Whoa. Have you guys EVER seen/heard/owned a Tefi­fon? Nope?! I didn't think so! The Tefifon was a German-engineered and -manufactured tape deck that used cartridges "loaded with an end­lessly looped reel of plas­tic tape (much like the later 4-track and 8-track mag­netic audio tape car­tridges) with grooves em­bossed on" the tape surface. So, tho' it was a tape, instead of sound stored magnetically, it had grooves like what we see on records.
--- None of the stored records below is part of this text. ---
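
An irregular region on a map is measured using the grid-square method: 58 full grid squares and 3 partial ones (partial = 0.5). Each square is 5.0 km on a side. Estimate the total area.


effective squares = 58 + 3 * 0.5 = 59.5
area = 59.5 * 25.0 = 1487.5 km^2

1487.5 km^2


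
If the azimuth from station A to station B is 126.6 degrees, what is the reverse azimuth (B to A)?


back azimuth = (126.6 + 180) mod 360 = 306.6 degrees

306.6 degrees


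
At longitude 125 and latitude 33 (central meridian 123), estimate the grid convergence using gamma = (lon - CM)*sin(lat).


gamma = (125 - 123) * sin(33) = 2 * 0.544639 = 1.089 degrees

1.089 degrees


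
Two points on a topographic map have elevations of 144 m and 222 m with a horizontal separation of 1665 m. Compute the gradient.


gradient = (222 - 144) / 1665 = 78 / 1665 = 0.0468

0.0468


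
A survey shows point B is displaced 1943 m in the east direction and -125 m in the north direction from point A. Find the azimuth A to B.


az = atan2(1943, -125) = 93.7 deg
adjusted to 0-360: 93.7 degrees

93.7 degrees


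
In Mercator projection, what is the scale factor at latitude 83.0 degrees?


SF = 1 / cos(83.0) = 1 / 0.121869 = 8.206

8.206


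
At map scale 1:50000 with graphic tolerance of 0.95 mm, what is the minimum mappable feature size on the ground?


ground = 0.95 mm * 50000 / 1000 = 47.5 m

47.5 m


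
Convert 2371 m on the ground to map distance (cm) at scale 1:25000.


map_cm = 2371 * 100 / 25000 = 9.484 cm ≈ 9.48 cm

9.48 cm


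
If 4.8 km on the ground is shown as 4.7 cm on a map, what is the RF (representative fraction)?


ground = 4.8 km = 480000 cm; RF denominator = ground / map = 480000 / 4.7 ≈ 102128; RF = 1:102128

1:102128


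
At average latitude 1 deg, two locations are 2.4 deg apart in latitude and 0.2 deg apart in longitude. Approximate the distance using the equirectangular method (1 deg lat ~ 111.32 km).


dlat_km = 2.4 * 111.32 = 267.168
dlon_km = 0.2 * 111.32 * cos(1) ≈ 22.261
dist = sqrt(267.168^2 + 22.261^2) ≈ 268.1 km

268.1 km


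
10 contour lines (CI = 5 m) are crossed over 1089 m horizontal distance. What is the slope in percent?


elevation change = 10 * 5 = 50 m
slope = 50 / 1089 * 100 = 4.6%

4.6%


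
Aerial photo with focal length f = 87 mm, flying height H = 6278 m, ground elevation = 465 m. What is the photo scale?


scale = f / (H - h) = 87 mm / 5813 m = 87 / 5813000 = 1:66816

1:66816


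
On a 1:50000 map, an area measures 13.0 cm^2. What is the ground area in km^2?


ground_area = 13.0 * (50000/100)^2 = 3250000.0 m^2 = 3.25 km^2

3.25 km^2


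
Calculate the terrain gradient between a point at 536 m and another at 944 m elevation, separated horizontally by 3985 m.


gradient = (944 - 536) / 3985 = 408 / 3985 = 0.1024

0.1024


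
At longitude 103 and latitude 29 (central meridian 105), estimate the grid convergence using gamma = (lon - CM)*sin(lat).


gamma = (103 - 105) * sin(29) = -2 * 0.48481 = -0.97 degrees

-0.97 degrees


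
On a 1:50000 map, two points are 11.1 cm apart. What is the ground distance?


ground = 11.1 cm * 50000 / 100 = 5550.0 m = 5.55 km

5.55 km


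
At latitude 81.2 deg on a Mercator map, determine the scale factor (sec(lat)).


SF = 1 / cos(81.2) = 1 / 0.152986 = 6.537

6.537


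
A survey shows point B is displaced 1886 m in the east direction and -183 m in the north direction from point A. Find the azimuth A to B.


az = atan2(1886, -183) = 95.5 deg
adjusted to 0-360: 95.5 degrees

95.5 degrees


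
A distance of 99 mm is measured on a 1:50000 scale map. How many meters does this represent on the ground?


ground = 99 mm * 50000 / 1000 = 4950.0 m

4950.0 m


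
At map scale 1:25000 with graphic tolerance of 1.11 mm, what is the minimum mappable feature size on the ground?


ground = 1.11 mm * 25000 / 1000 = 27.75 m

27.75 m


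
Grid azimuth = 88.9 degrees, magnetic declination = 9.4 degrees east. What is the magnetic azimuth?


magnetic azimuth = grid azimuth - declination (east +ve)
mag_az = 88.9 - 9.4 = 79.5 degrees

79.5 degrees


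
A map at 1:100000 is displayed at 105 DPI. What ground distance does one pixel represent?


pixel_cm = 2.54 / 105 ≈ 0.02419 cm
ground = pixel_cm * 100000 / 100 = 2.54 * 100000 / (105 * 100) = 254000 / 10500 ≈ 24.19 m

24.19 m


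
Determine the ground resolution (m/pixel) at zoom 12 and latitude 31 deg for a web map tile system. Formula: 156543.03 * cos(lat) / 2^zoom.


res = 156543.03 * cos(31) / 2^12 = 156543.03 * 0.8571673 / 4096 = 32.76 m/pixel

32.76 m/pixel


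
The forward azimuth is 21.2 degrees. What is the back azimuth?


back azimuth = (21.2 + 180) mod 360 = 201.2 degrees

201.2 degrees


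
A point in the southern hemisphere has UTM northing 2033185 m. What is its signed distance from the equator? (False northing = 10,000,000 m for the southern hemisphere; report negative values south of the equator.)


For southern: actual = 2033185 - 10000000 = -7966815 m

-7966815 m


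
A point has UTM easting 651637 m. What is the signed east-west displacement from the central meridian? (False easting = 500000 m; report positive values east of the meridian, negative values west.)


displacement = 651637 - 500000 = 151637 m

151637 m


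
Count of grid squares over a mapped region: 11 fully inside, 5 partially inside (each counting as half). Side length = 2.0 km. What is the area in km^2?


effective squares = 11 + 5 * 0.5 = 13.5
area = 13.5 * 4.0 = 54.0 km^2

54.0 km^2


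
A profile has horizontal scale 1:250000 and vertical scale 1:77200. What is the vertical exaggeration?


VE = horizontal_scale / vertical_scale = 250000 / 77200 ≈ 3.2

3.2x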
The grooves were em­bossed in a he­li­cal fash­ion across the width of the tape, much sim­i­lar to Dic­ta­phone's Dictabelt for­mat, and were read with a sty­lus and am­pli­fied pickup in the player's trans­port. A Tefi­fon car­tridge could hold up to four hours of music, there­fore, most re­leased for the for­mat were usu­ally com­pi­la­tions of pop­u­lar hits or dance music, operas and op­erettas.
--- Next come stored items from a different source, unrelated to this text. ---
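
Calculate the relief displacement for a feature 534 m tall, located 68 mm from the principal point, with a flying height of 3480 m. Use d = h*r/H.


d = h * r / H = 534 * 68 / 3480 = 10.43 mm

10.43 mm


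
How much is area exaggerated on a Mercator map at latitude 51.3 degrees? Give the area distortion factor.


area_distortion = 1/cos^2(51.3) = 2.558

2.558


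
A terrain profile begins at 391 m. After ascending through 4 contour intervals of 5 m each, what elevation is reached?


elevation = 391 + 4 * 5 = 411 m

411 m


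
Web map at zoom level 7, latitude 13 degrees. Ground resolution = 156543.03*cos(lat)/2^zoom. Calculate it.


res = 156543.03 * cos(13) / 2^7 = 156543.03 * 0.97437006 / 128 = 1191.65 m/pixel

1191.65 m/pixel


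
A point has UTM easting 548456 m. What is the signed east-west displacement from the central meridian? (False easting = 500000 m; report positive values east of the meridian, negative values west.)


displacement = 548456 - 500000 = 48456 m

48456 m


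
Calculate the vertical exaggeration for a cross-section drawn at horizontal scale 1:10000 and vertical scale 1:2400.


VE = horizontal_scale / vertical_scale = 10000 / 2400 ≈ 4.2

4.2x


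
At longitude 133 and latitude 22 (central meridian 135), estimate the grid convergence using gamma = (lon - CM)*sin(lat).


gamma = (133 - 135) * sin(22) = -2 * 0.374607 = -0.749 degrees

-0.749 degrees


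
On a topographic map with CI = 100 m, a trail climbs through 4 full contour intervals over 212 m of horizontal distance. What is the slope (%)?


elevation change = 4 * 100 = 400 m
slope = 400 / 212 * 100 = 188.7%

188.7%


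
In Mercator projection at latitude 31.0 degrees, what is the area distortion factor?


area_distortion = 1/cos^2(31.0) = 1.361

1.361


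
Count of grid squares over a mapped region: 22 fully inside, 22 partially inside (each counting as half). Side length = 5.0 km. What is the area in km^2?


effective squares = 22 + 22 * 0.5 = 33.0
area = 33.0 * 25.0 = 825.0 km^2

825.0 km^2


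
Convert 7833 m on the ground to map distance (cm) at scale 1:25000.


map_cm = 7833 * 100 / 25000 = 31.332 cm ≈ 31.33 cm

31.33 cm


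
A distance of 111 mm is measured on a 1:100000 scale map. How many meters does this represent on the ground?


ground = 111 mm * 100000 / 1000 = 11100.0 m

11100.0 m


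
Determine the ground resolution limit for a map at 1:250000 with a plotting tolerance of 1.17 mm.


ground = 1.17 mm * 250000 / 1000 = 292.5 m

292.5 m


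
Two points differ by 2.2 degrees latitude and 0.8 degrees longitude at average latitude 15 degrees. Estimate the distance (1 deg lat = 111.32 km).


dlat_km = 2.2 * 111.32 = 244.904
dlon_km = 0.8 * 111.32 * cos(15) ≈ 86.021
dist = sqrt(244.904^2 + 86.021^2) ≈ 259.6 km

259.6 km


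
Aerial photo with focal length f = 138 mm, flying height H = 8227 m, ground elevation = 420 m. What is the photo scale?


scale = f / (H - h) = 138 mm / 7807 m = 138 / 7807000 = 1:56572

1:56572


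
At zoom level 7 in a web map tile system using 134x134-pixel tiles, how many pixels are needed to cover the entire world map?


tiles per axis = 2^7 = 128
total tiles = 128^2 = 16384
pixels per axis = 128 * 134 = 17152
total pixels = 17152^2 = 294191104

294191104 pixels


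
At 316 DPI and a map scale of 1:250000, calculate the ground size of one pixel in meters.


pixel_cm = 2.54 / 316 ≈ 0.008038 cm
ground = pixel_cm * 250000 / 100 = 2.54 * 250000 / (316 * 100) = 635000 / 31600 ≈ 20.09 m

20.09 m


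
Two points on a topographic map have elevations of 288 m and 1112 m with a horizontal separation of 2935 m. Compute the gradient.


gradient = (1112 - 288) / 2935 = 824 / 2935 = 0.2807

0.2807


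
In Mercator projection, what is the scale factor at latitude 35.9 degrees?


SF = 1 / cos(35.9) = 1 / 0.810042 = 1.235

1.235


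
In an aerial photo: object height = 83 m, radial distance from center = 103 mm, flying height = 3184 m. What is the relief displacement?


d = h * r / H = 83 * 103 / 3184 = 2.68 mm

2.68 mm


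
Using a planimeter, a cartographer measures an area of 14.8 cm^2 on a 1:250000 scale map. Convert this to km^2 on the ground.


ground_area = 14.8 * (250000/100)^2 = 92500000.0 m^2 = 92.5 km^2

92.5 km^2


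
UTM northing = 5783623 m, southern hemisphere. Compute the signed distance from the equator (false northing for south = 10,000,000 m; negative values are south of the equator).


For southern: actual = 5783623 - 10000000 = -4216377 m

-4216377 m


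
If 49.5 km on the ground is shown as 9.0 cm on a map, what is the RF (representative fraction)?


ground = 49.5 km = 4950000 cm; RF denominator = ground / map = 4950000 / 9.0 = 550000; RF = 1:550000

1:550000


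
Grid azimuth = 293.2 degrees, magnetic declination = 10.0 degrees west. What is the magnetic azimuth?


magnetic azimuth = grid azimuth - declination (east +ve)
mag_az = 293.2 - -10.0 = 303.2 degrees

303.2 degrees


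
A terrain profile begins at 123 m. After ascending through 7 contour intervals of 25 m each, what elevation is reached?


elevation = 123 + 7 * 25 = 298 m

298 m


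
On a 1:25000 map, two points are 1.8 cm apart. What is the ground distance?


ground = 1.8 cm * 25000 / 100 = 450.0 m

450.0 m


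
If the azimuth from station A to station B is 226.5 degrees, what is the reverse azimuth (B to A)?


back azimuth = (226.5 + 180) mod 360 = 46.5 degrees

46.5 degrees


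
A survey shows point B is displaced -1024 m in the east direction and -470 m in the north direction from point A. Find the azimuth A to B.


az = atan2(-1024, -470) = -114.7 deg
adjusted to 0-360: 245.3 degrees

245.3 degrees


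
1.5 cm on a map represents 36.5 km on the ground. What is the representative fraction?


ground = 36.5 km = 3650000 cm; RF denominator = ground / map = 3650000 / 1.5 ≈ 2433333; RF = 1:2433333

1:2433333


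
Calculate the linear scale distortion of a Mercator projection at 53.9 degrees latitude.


SF = 1 / cos(53.9) = 1 / 0.589196 = 1.697

1.697


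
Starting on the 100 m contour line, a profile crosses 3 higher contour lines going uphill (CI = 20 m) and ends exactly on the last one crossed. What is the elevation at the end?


elevation = 100 + 3 * 20 = 160 m

160 m


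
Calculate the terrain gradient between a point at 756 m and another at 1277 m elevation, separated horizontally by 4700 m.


gradient = (1277 - 756) / 4700 = 521 / 4700 = 0.1109

0.1109


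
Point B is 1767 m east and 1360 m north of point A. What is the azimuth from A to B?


az = atan2(1767, 1360) = 52.4 deg
adjusted to 0-360: 52.4 degrees

52.4 degrees


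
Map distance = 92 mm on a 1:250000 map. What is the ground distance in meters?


ground = 92 mm * 250000 / 1000 = 23000.0 m

23000.0 m


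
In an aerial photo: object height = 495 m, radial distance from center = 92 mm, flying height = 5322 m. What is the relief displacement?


d = h * r / H = 495 * 92 / 5322 = 8.56 mm

8.56 mm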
Gosh, it's a cool-looking machine, sounds good, could run for hours, and the tapes are even smart looking. So, why'd it fail? The machine was on the market from the late '40s through the mid '60s, but was shuttered after struggling, and failing, to compete with the Long Play album and tape formats. Also, there was a problem of major label disinterest—since most Tefifon releases were by little-known artists, there was little demand. Sidebar for audio trainspotters: The Tefifton was almost exclusively sold in Germany, but was marketed in the States in the mid '60s "under the 'Westrex' name."